You can map only some speakers:

# Only map speaker A, keep B and C as-is
./stt_assemblyai_speaker_mapper.py -m "Alice" audio.json

Comment Lines in Mapping Files

Mapping files support comment lines (lines starting with #):

# Project interview speakers
A: Alice Anderson
B: Beat Barrinson
# C was not identified yet

Remapping Multiple Times

The tool is idempotent - you can remap the same file multiple times:

# First attempt (wrong names)
./stt_assemblyai_speaker_mapper.py -m "John,Jane" audio.json

# Correct attempt
./stt_assemblyai_speaker_mapper.py -f -m "Alice,Bob" audio.json

Integration with Wrapper Scripts

Works seamlessly with stt_video_using_assemblyai.sh:

# Extract and transcribe
./stt_video_using_assemblyai.sh -d video.mp4

# Review transcript
cat video.mp4.txt

# Map speakers
./stt_assemblyai_speaker_mapper.py -m "Host,Guest" video.mp4.assemblyai.json

Troubleshooting

Problem: TXT file not created

Cause: No transcript segments found in JSON

Solution: Check that JSON contains diarisation data with --detect flag

Problem: Wrong speaker order

Cause: Speakers are mapped in sorted order (A, B, C)

Solution: Use explicit key:value format in mapping file:

B: Bob (first speaker chronologically)
A: Alice (second speaker chronologically)

Problem: JSON structure changed

Cause: AssemblyAI updated their API response format

Solution: The recursive traversal should handle this automatically.

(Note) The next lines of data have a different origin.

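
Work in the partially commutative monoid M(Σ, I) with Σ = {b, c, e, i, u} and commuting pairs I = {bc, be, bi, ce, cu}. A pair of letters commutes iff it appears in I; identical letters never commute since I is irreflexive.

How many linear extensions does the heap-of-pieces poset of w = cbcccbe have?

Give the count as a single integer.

105

#0=c has no predecessor
#1=b has no predecessor
#2=c depends on [0:c]
#3=c depends on [2:c]
#4=c depends on [3:c]
#5=b depends on [1:b]
#6=e has no predecessor
sources: [0:c, 1:b, 6:e]
N(rest) = Σ N(rest − s) over sources s of rest; N(one piece) = 1:
  size 1 → [4]=1  [5]=1  [6]=1
  size 2 → [1,5]=1  [3,4]=1  [4,5]=2  [4,6]=2  [5,6]=2
  size 3 → [1,4,5]=3  [1,5,6]=3  [2,3,4]=1  [3,4,5]=3  [3,4,6]=3  [4,5,6]=6
  size 4 → [0,2,3,4]=1  [1,3,4,5]=6  [1,4,5,6]=12  [2,3,4,5]=4  [2,3,4,6]=4  [3,4,5,6]=12
  size 5 → [0,2,3,4,5]=5  [0,2,3,4,6]=5  [1,2,3,4,5]=10  [1,3,4,5,6]=30  [2,3,4,5,6]=20
  first=0(c) contributes 60
  first=1(b) contributes 30
  first=6(e) contributes 15
|[w]| = 105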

If not, file an issue with sample JSON.

Development & Testing

Run Unit Tests

python3 test_stt_assemblyai_speaker_mapper.py

Test with Sample Data

# Create sample JSON
cat > sample.json << 'EOF'
{
  "utterances": [
    {"speaker": "A", "text": "Hello"},
    {"speaker": "B", "text": "Hi there"}
  ]
}
EOF

# Test detection
./stt_assemblyai_speaker_mapper.py --detect sample.json

# Test mapping
./stt_assemblyai_speaker_mapper.py -m "Alice,Bob" sample.json

Related Tools

  • stt_assemblyai.py - Main transcription tool (creates the JSON files this tool processes)
  • stt_video_using_assemblyai.sh - Wrapper script for video transcription
  • google_cloud_ai/multi-speaker_markup_from_dialog_transcript.py - Similar tool for Google Cloud AI TTS

License

Part of the CLIAI handy_scripts collection.